WAN support

As the WAN port of a node will be connected to a user’s private network, it is essential that the node only uses the WAN when it is absolutely necessary. There are two cases in which the WAN port is used:

  • Mesh VPN (package gluon-mesh-vpn-fastd)
  • DNS to resolve the VPN servers’ addresses (package gluon-wan-dnsmasq)

After the VPN connection has been established, the node should be able to reach the mesh’s DNS servers and use these for all other name resolution.

Routing tables

As a node may get IPv6 default routes both over the WAN and the mesh, Gluon uses two routing tables for IPv6. As all normal traffic should go over the mesh, the mesh routes are added to the default table (table 0). All routes on the WAN interface are put into table 1 (see /lib/gluon/upgrade/110-network in gluon-core).

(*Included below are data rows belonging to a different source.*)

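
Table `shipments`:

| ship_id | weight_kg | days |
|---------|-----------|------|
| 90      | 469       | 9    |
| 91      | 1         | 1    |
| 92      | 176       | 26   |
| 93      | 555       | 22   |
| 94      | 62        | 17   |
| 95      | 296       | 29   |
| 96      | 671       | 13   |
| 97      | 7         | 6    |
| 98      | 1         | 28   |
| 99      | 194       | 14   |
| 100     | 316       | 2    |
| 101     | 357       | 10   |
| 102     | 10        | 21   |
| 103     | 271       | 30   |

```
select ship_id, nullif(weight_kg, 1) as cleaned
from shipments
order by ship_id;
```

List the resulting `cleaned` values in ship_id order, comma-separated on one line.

ship_id=90: weight_kg=469 vs 1: differ → 469
ship_id=91: weight_kg=1 vs 1: equal → NULL
ship_id=92: weight_kg=176 vs 1: differ → 176
ship_id=93: weight_kg=555 vs 1: differ → 555
ship_id=94: weight_kg=62 vs 1: differ → 62
ship_id=95: weight_kg=296 vs 1: differ → 296
ship_id=96: weight_kg=671 vs 1: differ → 671
ship_id=97: weight_kg=7 vs 1: differ → 7
ship_id=98: weight_kg=1 vs 1: equal → NULL
ship_id=99: weight_kg=194 vs 1: differ → 194
ship_id=100: weight_kg=316 vs 1: differ → 316
ship_id=101: weight_kg=357 vs 1: differ → 357
ship_id=102: weight_kg=10 vs 1: differ → 10
ship_id=103: weight_kg=271 vs 1: differ → 271

469, NULL, 176, 555, 62, 296, 671, 7, NULL, 194, 316, 357, 10, 271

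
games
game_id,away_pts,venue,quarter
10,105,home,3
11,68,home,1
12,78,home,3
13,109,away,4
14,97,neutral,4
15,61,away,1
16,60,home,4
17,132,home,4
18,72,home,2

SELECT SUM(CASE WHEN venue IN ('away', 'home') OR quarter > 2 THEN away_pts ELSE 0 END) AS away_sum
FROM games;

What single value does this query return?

game_id=10: ✓ → 105
game_id=11: ✓ → 68
game_id=12: ✓ → 78
game_id=13: ✓ → 109
game_id=14: ✓ → 97
game_id=15: ✓ → 61
game_id=16: ✓ → 60
game_id=17: ✓ → 132
game_id=18: ✓ → 72
away_sum = 105 + 68 + 78 + 109 + 97 + 61 + 60 + 132 + 72 = 782

782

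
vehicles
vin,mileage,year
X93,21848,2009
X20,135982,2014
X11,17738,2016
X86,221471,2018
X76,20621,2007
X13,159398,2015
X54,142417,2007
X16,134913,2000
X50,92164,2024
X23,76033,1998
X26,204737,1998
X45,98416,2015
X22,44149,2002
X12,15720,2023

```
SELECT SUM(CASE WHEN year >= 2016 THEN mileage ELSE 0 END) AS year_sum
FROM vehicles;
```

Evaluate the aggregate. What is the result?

vin=X93: ✗
vin=X20: ✗
vin=X11: ✓ → 17738
vin=X86: ✓ → 221471
vin=X76: ✗
vin=X13: ✗
vin=X54: ✗
vin=X16: ✗
vin=X50: ✓ → 92164
vin=X23: ✗
vin=X26: ✗
vin=X45: ✗
vin=X22: ✗
vin=X12: ✓ → 15720
year_sum = 17738 + 221471 + 92164 + 15720 = 347093

347093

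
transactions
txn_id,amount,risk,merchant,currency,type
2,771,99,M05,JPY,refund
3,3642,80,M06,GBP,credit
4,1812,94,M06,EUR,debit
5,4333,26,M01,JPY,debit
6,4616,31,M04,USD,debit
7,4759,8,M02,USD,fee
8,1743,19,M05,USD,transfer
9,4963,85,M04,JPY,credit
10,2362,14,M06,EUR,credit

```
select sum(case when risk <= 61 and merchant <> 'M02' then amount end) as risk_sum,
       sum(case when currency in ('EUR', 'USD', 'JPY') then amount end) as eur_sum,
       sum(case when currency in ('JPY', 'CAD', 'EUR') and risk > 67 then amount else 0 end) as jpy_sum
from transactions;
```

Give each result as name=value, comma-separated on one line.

risk_sum=13054, eur_sum=25359, jpy_sum=7546

[risk_sum: risk <= 61 and merchant <> 'M02']
txn_id=2: ✗
txn_id=3: ✗
txn_id=4: ✗
txn_id=5: ✓ → 4333
txn_id=6: ✓ → 4616
txn_id=7: ✗
txn_id=8: ✓ → 1743
txn_id=9: ✗
txn_id=10: ✓ → 2362
risk_sum = 4333 + 4616 + 1743 + 2362 = 13054
—
[eur_sum: currency in ('EUR', 'USD', 'JPY')]
txn_id=2: ✓ → 771
txn_id=3: ✗
txn_id=4: ✓ → 1812
txn_id=5: ✓ → 4333
txn_id=6: ✓ → 4616
txn_id=7: ✓ → 4759
txn_id=8: ✓ → 1743
txn_id=9: ✓ → 4963
txn_id=10: ✓ → 2362
eur_sum = 771 + 1812 + 4333 + 4616 + 4759 + 1743 + 4963 + 2362 = 25359
—
[jpy_sum: currency in ('JPY', 'CAD', 'EUR') and risk > 67]
txn_id=2: ✓ → 771
txn_id=3: ✗
txn_id=4: ✓ → 1812
txn_id=5: ✗
txn_id=6: ✗
txn_id=7: ✗
txn_id=8: ✗
txn_id=9: ✓ → 4963
txn_id=10: ✗
jpy_sum = 771 + 1812 + 4963 = 7546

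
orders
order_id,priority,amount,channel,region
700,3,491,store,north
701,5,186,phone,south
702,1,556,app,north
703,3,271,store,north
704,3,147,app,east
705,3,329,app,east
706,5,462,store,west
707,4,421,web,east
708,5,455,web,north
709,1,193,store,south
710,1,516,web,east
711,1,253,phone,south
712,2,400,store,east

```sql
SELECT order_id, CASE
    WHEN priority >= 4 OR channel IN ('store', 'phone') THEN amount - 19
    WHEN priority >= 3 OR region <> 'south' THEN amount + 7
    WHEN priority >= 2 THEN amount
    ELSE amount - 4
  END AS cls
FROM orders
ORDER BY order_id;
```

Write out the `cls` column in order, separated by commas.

472, 167, 563, 252, 154, 336, 443, 402, 436, 174, 523, 234, 381

order_id=700: priority >= 4 OR channel IN ('store', 'phone') → 472
order_id=701: priority >= 4 OR channel IN ('store', 'phone') → 167
order_id=702: priority >= 3 OR region <> 'south' → 563
order_id=703: priority >= 4 OR channel IN ('store', 'phone') → 252
order_id=704: priority >= 3 OR region <> 'south' → 154
order_id=705: priority >= 3 OR region <> 'south' → 336
order_id=706: priority >= 4 OR channel IN ('store', 'phone') → 443
order_id=707: priority >= 4 OR channel IN ('store', 'phone') → 402
order_id=708: priority >= 4 OR channel IN ('store', 'phone') → 436
order_id=709: priority >= 4 OR channel IN ('store', 'phone') → 174
order_id=710: priority >= 3 OR region <> 'south' → 523
order_id=711: priority >= 4 OR channel IN ('store', 'phone') → 234
order_id=712: priority >= 4 OR channel IN ('store', 'phone') → 381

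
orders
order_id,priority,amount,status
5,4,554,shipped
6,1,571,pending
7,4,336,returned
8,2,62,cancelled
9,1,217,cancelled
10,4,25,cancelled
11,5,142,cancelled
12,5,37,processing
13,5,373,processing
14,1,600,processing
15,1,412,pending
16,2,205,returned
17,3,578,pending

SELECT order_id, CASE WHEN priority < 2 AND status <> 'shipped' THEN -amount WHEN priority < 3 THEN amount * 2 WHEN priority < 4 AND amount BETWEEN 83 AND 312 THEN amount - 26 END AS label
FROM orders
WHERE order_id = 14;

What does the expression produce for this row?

order_id = 14: priority=1, amount=600, status=processing.
priority < 2 AND status <> 'shipped' → true → -600

-600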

There is also an ip -6 rule which routes all IPv6 traffic with a packet mark with the bit 1 set though table 1.

libpacketmark

libpacketmark is a library which can be loaded with LD_PRELOAD and will set the packet mark of all sockets created by a process in accordance with the LIBPACKETMARK_MARK environment variable. This allows setting the packet mark for processes which don’t support this themselves. The process must run as root (or at least with CAP_NET_ADMIN) for this to work.

Unfortunately there’s no nice way to set the packet mark via iptables for outgoing packets. The iptables will run after the packet has been created, to even when the packet mark is changed and the packet is re-routed, the source address won’t be rewritten to the default source address of the newly chosen route. libpacketmark avoids this issue as the packet mark will already be set when the packet is created.

gluon-wan-dnsmasq

To separate the DNS servers in the mesh from the ones on the WAN, the gluon-wan-dnsmasq package provides a secondary DNS daemon which runs on 127.0.0.1:54. It will automatically use all DNS servers explicitly configured in /etc/config/gluon-wan-dnsmasq or received via DNS/RA on the WAN port. It is important that no DNS servers for the WAN interface are configured in /etc/config/network and that peerdns is set to 0 so the WAN DNS servers aren’t leaked to the primary DNS daemon.

libpacketmark is used to make the secondary DNS daemon send its requests over the WAN interface.

The package gluon-mesh-vpn-fastd provides an iptables rule which will redirect all DNS requests from processes running with the primary group gluon-mesh-vpn to 127.0.0.1:54, thus making fastd use the secondary DNS daemon.